Dstl, in partnership with Roke Manor Research, QinetiQ, and Systems Engineering and Assessment, sees DCCS as a solution to not only the GPS problem, but as a system to detect threats, improve targeting capabilities, give commanders more accurate situational awareness, and better share information with troops.

When we contacted the MoD, a spokesman said that DCCS has already gone through a number of development iterations to produce sensor algorithms necessary for the system to operate. The reason for this is that the engineers found that no single sensor could do the job, so they opted for a suite of different sensors that are integrated by a fusion algorithm to make the system more reliable over a wide variety of conditions.

DCCS is a modular, multiple open-source system that conforms to the MoD's Generic Soldier Architecture used to standardize military equipment requirements. It's based on a core of GPS, Inertial Navigation System (INS), and video-tracking sensors that include lasers, dual-antenna GPS, a new thermal sight, shortwave infrared band for targeting, and integrated magnetic sensors.

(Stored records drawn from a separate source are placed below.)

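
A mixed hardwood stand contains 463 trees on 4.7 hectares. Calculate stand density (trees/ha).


Formula: Stand Density = N_trees / Area_ha
Density = 463 trees / 4.7 ha
Density = 99 trees/ha

99


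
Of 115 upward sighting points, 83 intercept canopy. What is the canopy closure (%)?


Formula: Canopy closure = covered points / total points * 100
Closure = 83 / 115 * 100
Closure = 0.7217 * 100 = 72.2%

72.2


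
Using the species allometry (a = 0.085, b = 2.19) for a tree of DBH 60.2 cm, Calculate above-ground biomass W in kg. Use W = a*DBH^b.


Formula: W = a * DBH^b  (allometric power law)
DBH^b = 60.2^2.19 = 7894.3489
W = 0.085 * 7894.3489 = 671.0 kg

671.0


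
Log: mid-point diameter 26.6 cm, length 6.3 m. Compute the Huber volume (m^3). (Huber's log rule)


Huber: V = Am * L,  Am = pi*(Dm/200)^2
Am = pi*(26.6/200)^2 = 0.055572 m^2
V = 0.055572*6.3 = 0.3501 m^3

0.3501


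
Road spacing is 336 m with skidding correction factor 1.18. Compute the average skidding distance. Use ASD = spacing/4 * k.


Formula: ASD = (spacing / 4) * correction
Uncorrected distance = spacing / 4 = 336 / 4 = 84 m
ASD = 84 * 1.18 = 99 m

99


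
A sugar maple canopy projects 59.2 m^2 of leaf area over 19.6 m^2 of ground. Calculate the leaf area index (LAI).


Formula: LAI = total leaf area / ground area  (dimensionless)
LAI = 59.2 m^2 / 19.6 m^2
LAI = 3.02

3.02


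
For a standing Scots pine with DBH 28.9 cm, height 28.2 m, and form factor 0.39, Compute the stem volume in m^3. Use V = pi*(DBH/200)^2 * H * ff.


Formula: V = pi * (DBH/200)^2 * H * ff
Radius = DBH/200 = 28.9/200 = 0.1445 m
Radius^2 = 0.1445^2 = 0.02088025 m^2
V = pi * 0.02088025 * 28.2 * 0.39
V = 0.721 m^3

0.721


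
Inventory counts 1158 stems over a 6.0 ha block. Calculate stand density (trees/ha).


Formula: Stand Density = N_trees / Area_ha
Density = 1158 trees / 6.0 ha
Density = 193 trees/ha

193


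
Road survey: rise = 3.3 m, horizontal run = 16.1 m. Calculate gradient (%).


Formula: Gradient = rise / run * 100
Gradient = 3.3 / 16.1 * 100 = 20.5%

20.5


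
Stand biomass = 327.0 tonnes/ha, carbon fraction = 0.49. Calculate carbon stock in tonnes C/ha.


Formula: Carbon Stock = Biomass * Carbon Fraction
C = 327.0 t/ha * 0.49
C = 160.2 t C/ha

160.2


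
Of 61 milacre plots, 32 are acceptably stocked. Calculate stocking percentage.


Formula: Stocking % = stocked plots / total plots * 100
Stocking = 32 / 61 * 100
Stocking = 0.5246 * 100 = 52.5%

52.5


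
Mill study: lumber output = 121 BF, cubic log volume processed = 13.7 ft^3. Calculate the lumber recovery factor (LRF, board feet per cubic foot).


Formula: LRF = Lumber Output (BF) / Log Input (ft^3)
LRF = 121 BF / 13.7 ft^3
LRF = 8.83 BF/ft^3

8.83


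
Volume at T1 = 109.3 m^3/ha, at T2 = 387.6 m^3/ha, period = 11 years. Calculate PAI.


Formula: PAI = (V_T2 - V_T1) / (T2 - T1)
Volume increment = 387.6 - 109.3 = 278.3 m^3/ha
PAI = 278.3 / 11 = 25.3 m^3/ha/year

25.3


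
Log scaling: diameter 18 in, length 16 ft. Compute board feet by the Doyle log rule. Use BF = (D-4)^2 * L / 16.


Doyle: BF = (D - 4)^2 * L / 16
Adjusted diameter = 18 - 4 = 14 in
(D-4)^2 = 14^2 = 196
BF = 196 * 16 / 16 = 196 BF

196


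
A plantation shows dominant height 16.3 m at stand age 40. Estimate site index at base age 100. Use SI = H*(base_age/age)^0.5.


Formula: SI = H_dom * (base_age / age)^0.5
Age ratio = 100 / 40 = 2.5
sqrt(age_ratio) = 1.58114
SI = 16.3 * 1.58114 = 25.8 m

25.8


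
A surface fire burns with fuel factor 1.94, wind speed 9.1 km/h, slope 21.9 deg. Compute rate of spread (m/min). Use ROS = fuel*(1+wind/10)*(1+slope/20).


Formula: ROS = fuel * (1 + wind/10) * (1 + slope/20)
Wind factor = 1 + 9.1/10 = 1.91
Slope factor = 1 + 21.9/20 = 2.095
ROS = 1.94 * 1.91 * 2.095 = 7.76 m/min

7.76


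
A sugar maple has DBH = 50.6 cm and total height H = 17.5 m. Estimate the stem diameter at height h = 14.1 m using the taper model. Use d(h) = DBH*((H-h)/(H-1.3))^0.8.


Taper: d(h) = DBH * ((H - h) / (H - 1.3))^0.8
Numerator = H - h = 17.5 - 14.1 = 3.4 m
Denominator = H - 1.3 = 17.5 - 1.3 = 16.2 m
Ratio = 3.4 / 16.2 = 0.20988
d = 50.6 * 0.20988^0.8 = 14.5 cm

14.5


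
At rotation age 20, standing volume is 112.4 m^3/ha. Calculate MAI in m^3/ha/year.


Formula: MAI = Total Volume / Stand Age
MAI = 112.4 m^3/ha / 20 years
MAI = 5.62 m^3/ha/year

5.62


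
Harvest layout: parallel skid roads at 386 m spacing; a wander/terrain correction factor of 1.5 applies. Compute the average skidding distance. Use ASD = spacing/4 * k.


Formula: ASD = (spacing / 4) * correction
Uncorrected distance = spacing / 4 = 386 / 4 = 96.5 m
ASD = 96.5 * 1.5 = 145 m

145


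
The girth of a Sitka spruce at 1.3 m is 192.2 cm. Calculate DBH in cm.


Formula: DBH = C / pi
DBH = 192.2 / pi
pi = 3.14159...
DBH = 61.2 cm

61.2


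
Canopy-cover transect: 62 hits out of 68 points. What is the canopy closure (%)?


Formula: Canopy closure = covered points / total points * 100
Closure = 62 / 68 * 100
Closure = 0.9118 * 100 = 91.2%

91.2


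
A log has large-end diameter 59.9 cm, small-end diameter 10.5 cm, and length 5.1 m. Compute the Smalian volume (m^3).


Smalian: V = (A1 + A2)/2 * L,  A = pi*(D/200)^2
A1 = pi*(59.9/200)^2 = 0.281802 m^2
A2 = pi*(10.5/200)^2 = 0.008659 m^2
V = (0.281802+0.008659)/2*5.1 = 0.7407 m^3

0.7407


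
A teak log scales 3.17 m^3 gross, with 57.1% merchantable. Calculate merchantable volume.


Formula: MV = V_total * (merchantable_pct / 100)
Merchantable fraction = 57.1% / 100 = 0.571
MV = 3.17 m^3 * 0.571 = 1.81 m^3

1.81


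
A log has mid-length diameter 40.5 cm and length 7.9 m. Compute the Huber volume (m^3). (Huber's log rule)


Huber: V = Am * L,  Am = pi*(Dm/200)^2
Am = pi*(40.5/200)^2 = 0.128825 m^2
V = 0.128825*7.9 = 1.0177 m^3

1.0177


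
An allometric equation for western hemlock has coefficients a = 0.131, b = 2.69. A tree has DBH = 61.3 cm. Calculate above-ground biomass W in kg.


Formula: W = a * DBH^b  (allometric power law)
DBH^b = 61.3^2.69 = 64308.5439
W = 0.131 * 64308.5439 = 8424.4 kg

8424.4


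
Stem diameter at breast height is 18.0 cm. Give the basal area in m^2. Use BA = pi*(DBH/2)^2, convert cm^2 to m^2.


Formula: BA = pi * (DBH/2)^2 / 10000  (cm^2 to m^2)
Radius = DBH/2 = 18.0/2 = 9.0 cm
BA = pi * 9.0^2 / 10000
   = 254.469 cm^2 / 10000
   = 0.0254 m^2

0.0254


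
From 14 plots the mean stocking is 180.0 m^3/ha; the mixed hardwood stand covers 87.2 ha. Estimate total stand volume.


Formula: Total Volume = Mean Volume per ha * Total Area
Total Volume = 180.0 m^3/ha * 87.2 ha
Total Volume = 15696 m^3

15696


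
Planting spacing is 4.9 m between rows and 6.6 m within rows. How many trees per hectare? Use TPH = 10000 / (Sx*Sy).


Formula: TPH = 10000 m^2/ha / (spacing_x * spacing_y)
Area per tree = 4.9 m * 6.6 m = 32.34 m^2
TPH = 10000 / 32.34 = 309 trees/ha

309


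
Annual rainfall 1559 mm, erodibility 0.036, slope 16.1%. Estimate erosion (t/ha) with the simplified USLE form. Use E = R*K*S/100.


Formula: E = R * K * S / 100  (simplified USLE)
R * K = 1559 * 0.036 = 56.124
E = 56.124 * 16.1 / 100 = 9.04 t/ha

9.04


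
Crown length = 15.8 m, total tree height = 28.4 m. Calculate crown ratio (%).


Formula: Crown Ratio = (Crown Length / Total Height) * 100
CR = (15.8 m / 28.4 m) * 100
CR = 0.5563 * 100 = 55.6%

55.6


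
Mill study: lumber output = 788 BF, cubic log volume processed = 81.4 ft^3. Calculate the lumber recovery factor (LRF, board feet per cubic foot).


Formula: LRF = Lumber Output (BF) / Log Input (ft^3)
LRF = 788 BF / 81.4 ft^3
LRF = 9.68 BF/ft^3

9.68


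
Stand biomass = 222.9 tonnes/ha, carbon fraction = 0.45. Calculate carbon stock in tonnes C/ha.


Formula: Carbon Stock = Biomass * Carbon Fraction
C = 222.9 t/ha * 0.45
C = 100.3 t C/ha

100.3


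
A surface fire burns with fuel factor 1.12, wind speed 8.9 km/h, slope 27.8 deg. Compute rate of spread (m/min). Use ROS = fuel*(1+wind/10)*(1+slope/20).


Formula: ROS = fuel * (1 + wind/10) * (1 + slope/20)
Wind factor = 1 + 8.9/10 = 1.89
Slope factor = 1 + 27.8/20 = 2.39
ROS = 1.12 * 1.89 * 2.39 = 5.06 m/min

5.06


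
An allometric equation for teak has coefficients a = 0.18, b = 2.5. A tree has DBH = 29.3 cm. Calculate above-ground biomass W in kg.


Formula: W = a * DBH^b  (allometric power law)
DBH^b = 29.3^2.5 = 4646.9612
W = 0.18 * 4646.9612 = 836.5 kg

836.5


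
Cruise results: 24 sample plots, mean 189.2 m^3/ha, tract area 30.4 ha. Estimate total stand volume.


Formula: Total Volume = Mean Volume per ha * Total Area
Total Volume = 189.2 m^3/ha * 30.4 ha
Total Volume = 5752 m^3

5752


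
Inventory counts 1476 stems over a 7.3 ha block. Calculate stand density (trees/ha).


Formula: Stand Density = N_trees / Area_ha
Density = 1476 trees / 7.3 ha
Density = 202 trees/ha

202


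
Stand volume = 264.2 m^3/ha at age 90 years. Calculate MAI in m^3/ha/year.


Formula: MAI = Total Volume / Stand Age
MAI = 264.2 m^3/ha / 90 years
MAI = 2.94 m^3/ha/year

2.94


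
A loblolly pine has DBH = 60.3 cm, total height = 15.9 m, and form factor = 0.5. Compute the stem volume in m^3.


Formula: V = pi * (DBH/200)^2 * H * ff
Radius = DBH/200 = 60.3/200 = 0.3015 m
Radius^2 = 0.3015^2 = 0.09090225 m^2
V = pi * 0.09090225 * 15.9 * 0.5
V = 2.27 m^3

2.27


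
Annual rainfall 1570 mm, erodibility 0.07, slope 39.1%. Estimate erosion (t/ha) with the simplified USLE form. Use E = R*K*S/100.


Formula: E = R * K * S / 100  (simplified USLE)
R * K = 1570 * 0.07 = 109.9
E = 109.9 * 39.1 / 100 = 42.97 t/ha

42.97


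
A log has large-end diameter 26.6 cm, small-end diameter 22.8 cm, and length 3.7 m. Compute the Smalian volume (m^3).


Smalian: V = (A1 + A2)/2 * L,  A = pi*(D/200)^2
A1 = pi*(26.6/200)^2 = 0.055572 m^2
A2 = pi*(22.8/200)^2 = 0.040828 m^2
V = (0.055572+0.040828)/2*3.7 = 0.1783 m^3

0.1783


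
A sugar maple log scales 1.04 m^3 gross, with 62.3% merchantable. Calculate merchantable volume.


Formula: MV = V_total * (merchantable_pct / 100)
Merchantable fraction = 62.3% / 100 = 0.623
MV = 1.04 m^3 * 0.623 = 0.648 m^3

0.648


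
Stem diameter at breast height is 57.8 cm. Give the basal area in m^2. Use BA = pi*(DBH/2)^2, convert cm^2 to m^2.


Formula: BA = pi * (DBH/2)^2 / 10000  (cm^2 to m^2)
Radius = DBH/2 = 57.8/2 = 28.9 cm
BA = pi * 28.9^2 / 10000
   = 2623.8896 cm^2 / 10000
   = 0.2624 m^2

0.2624


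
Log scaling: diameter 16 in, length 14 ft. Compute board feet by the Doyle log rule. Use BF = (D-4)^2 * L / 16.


Doyle: BF = (D - 4)^2 * L / 16
Adjusted diameter = 16 - 4 = 12 in
(D-4)^2 = 12^2 = 144
BF = 144 * 14 / 16 = 126 BF

126


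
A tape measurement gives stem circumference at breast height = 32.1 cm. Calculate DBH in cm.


Formula: DBH = C / pi
DBH = 32.1 / pi
pi = 3.14159...
DBH = 10.2 cm

10.2


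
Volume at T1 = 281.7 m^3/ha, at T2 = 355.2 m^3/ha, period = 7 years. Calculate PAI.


Formula: PAI = (V_T2 - V_T1) / (T2 - T1)
Volume increment = 355.2 - 281.7 = 73.5 m^3/ha
PAI = 73.5 / 7 = 10.5 m^3/ha/year

10.5


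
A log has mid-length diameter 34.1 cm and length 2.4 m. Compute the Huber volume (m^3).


Huber: V = Am * L,  Am = pi*(Dm/200)^2
Am = pi*(34.1/200)^2 = 0.091327 m^2
V = 0.091327*2.4 = 0.2192 m^3

0.2192


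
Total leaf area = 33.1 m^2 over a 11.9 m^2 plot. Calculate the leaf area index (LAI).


Formula: LAI = total leaf area / ground area  (dimensionless)
LAI = 33.1 m^2 / 11.9 m^2
LAI = 2.78

2.78


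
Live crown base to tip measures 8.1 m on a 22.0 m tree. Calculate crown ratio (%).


Formula: Crown Ratio = (Crown Length / Total Height) * 100
CR = (8.1 m / 22.0 m) * 100
CR = 0.3682 * 100 = 36.8%

36.8


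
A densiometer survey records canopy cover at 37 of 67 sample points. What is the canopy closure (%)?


Formula: Canopy closure = covered points / total points * 100
Closure = 37 / 67 * 100
Closure = 0.5522 * 100 = 55.2%

55.2


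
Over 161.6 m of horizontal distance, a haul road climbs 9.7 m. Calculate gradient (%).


Formula: Gradient = rise / run * 100
Gradient = 9.7 / 161.6 * 100 = 6.0%

6.0


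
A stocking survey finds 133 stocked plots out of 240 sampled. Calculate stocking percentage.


Formula: Stocking % = stocked plots / total plots * 100
Stocking = 133 / 240 * 100
Stocking = 0.5542 * 100 = 55.4%

55.4


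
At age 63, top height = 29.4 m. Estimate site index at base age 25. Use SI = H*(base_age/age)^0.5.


Formula: SI = H_dom * (base_age / age)^0.5
Age ratio = 25 / 63 = 0.39683
sqrt(age_ratio) = 0.62994
SI = 29.4 * 0.62994 = 18.5 m

18.5


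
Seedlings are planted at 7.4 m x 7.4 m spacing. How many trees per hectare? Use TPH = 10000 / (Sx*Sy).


Formula: TPH = 10000 m^2/ha / (spacing_x * spacing_y)
Area per tree = 7.4 m * 7.4 m = 54.76 m^2
TPH = 10000 / 54.76 = 183 trees/ha

183


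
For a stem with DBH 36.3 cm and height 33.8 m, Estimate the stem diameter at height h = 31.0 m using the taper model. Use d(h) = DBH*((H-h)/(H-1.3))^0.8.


Taper: d(h) = DBH * ((H - h) / (H - 1.3))^0.8
Numerator = H - h = 33.8 - 31.0 = 2.8 m
Denominator = H - 1.3 = 33.8 - 1.3 = 32.5 m
Ratio = 2.8 / 32.5 = 0.08615
d = 36.3 * 0.08615^0.8 = 5.1 cm

5.1


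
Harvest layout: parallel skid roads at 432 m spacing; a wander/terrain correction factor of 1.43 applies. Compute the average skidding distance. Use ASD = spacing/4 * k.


Formula: ASD = (spacing / 4) * correction
Uncorrected distance = spacing / 4 = 432 / 4 = 108 m
ASD = 108 * 1.43 = 154 m

154


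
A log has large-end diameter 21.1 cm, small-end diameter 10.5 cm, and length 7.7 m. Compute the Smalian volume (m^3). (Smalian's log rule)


Smalian: V = (A1 + A2)/2 * L,  A = pi*(D/200)^2
A1 = pi*(21.1/200)^2 = 0.034967 m^2
A2 = pi*(10.5/200)^2 = 0.008659 m^2
V = (0.034967+0.008659)/2*7.7 = 0.168 m^3

0.168


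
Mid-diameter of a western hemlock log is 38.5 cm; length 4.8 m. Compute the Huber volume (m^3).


Huber: V = Am * L,  Am = pi*(Dm/200)^2
Am = pi*(38.5/200)^2 = 0.116416 m^2
V = 0.116416*4.8 = 0.5588 m^3

0.5588


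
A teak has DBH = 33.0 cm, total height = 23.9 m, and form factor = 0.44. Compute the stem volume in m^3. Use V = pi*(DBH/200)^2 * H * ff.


Formula: V = pi * (DBH/200)^2 * H * ff
Radius = DBH/200 = 33.0/200 = 0.165 m
Radius^2 = 0.165^2 = 0.027225 m^2
V = pi * 0.027225 * 23.9 * 0.44
V = 0.899 m^3

0.899


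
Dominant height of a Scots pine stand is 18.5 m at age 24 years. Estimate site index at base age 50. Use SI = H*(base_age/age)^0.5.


Formula: SI = H_dom * (base_age / age)^0.5
Age ratio = 50 / 24 = 2.08333
sqrt(age_ratio) = 1.44338
SI = 18.5 * 1.44338 = 26.7 m

26.7


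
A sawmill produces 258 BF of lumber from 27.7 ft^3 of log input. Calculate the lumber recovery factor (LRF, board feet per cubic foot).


Formula: LRF = Lumber Output (BF) / Log Input (ft^3)
LRF = 258 BF / 27.7 ft^3
LRF = 9.31 BF/ft^3

9.31


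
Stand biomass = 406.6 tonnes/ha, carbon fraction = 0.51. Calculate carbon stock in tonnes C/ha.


Formula: Carbon Stock = Biomass * Carbon Fraction
C = 406.6 t/ha * 0.51
C = 207.4 t C/ha

207.4


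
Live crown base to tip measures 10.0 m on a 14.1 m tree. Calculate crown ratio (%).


Formula: Crown Ratio = (Crown Length / Total Height) * 100
CR = (10.0 m / 14.1 m) * 100
CR = 0.7092 * 100 = 70.9%

70.9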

To keep costs down and speed development, off the shelf components are used whenever possible. The MoD says that the biggest challenge was developing the fusion methodology, so that the system operates in real-time and is a wearable size.

For navigation, DCCS uses INS sensors that work the same way as the accelerometers and compass in a smartphone to calculate the soldier's position based on speed and bearings from the last GPS fix. This is made more precise and accurate by also using visual cues, such as doors, windows, and signs from a helmet camera, which allows the system to calculate the individual's position even in three dimensions.

By combining data from GPS, cameras, inertial sensors, and magnetic sensors mounted on a soldier's weapon, commanders can not only see where someone is, but where their weapon is pointing. If troops are inadvertently targeting friendly forces, the commander can intervene before a tragedy occurs.

Targeting with DCCS uses a combination of camera, lasers and orientation sensors mounted on the soldier's personal weapon. This highlights targets, such as troops, unmanned aerial vehicles, and aircraft, as well as civilians and the wounded, and can be seen by others equipped with the proper sensors. The spokesman says this method is a quicker and easier way to convey information than verbal instructions.

In addition to GPS, INS, and video tracking, the targeting system also uses acoustic sensors that help the system automatically identify where gunfire is coming from and laser rangefinders to pinpoint locations even before the soldier is aware of them. Commanders can use information from many soldiers to form an accurate threat assessment and keep the troops informed as to how to deal with them.

The Mod sees DCCS as having a wide range of non-military applications, such as monitoring autonomous cars, emergency services inside buildings, or mine rescue workers underground. Though miniaturization and a number of issues still need to be addressed, DCCS is scheduled to see service sometime in the next decade.

"We independently considered 252 fledgling technologies from across industry, academia, and beyond, before developing, distilling, and fusing them to create the concept of an integrated wearable sensor system, which we then built and trialled," says Roke's lead engineer on the DCCS project, Mark Coleman. "In addition to providing military advantage, we've also seen how DCCS lends itself as a testing platform to bring technology to the frontline faster."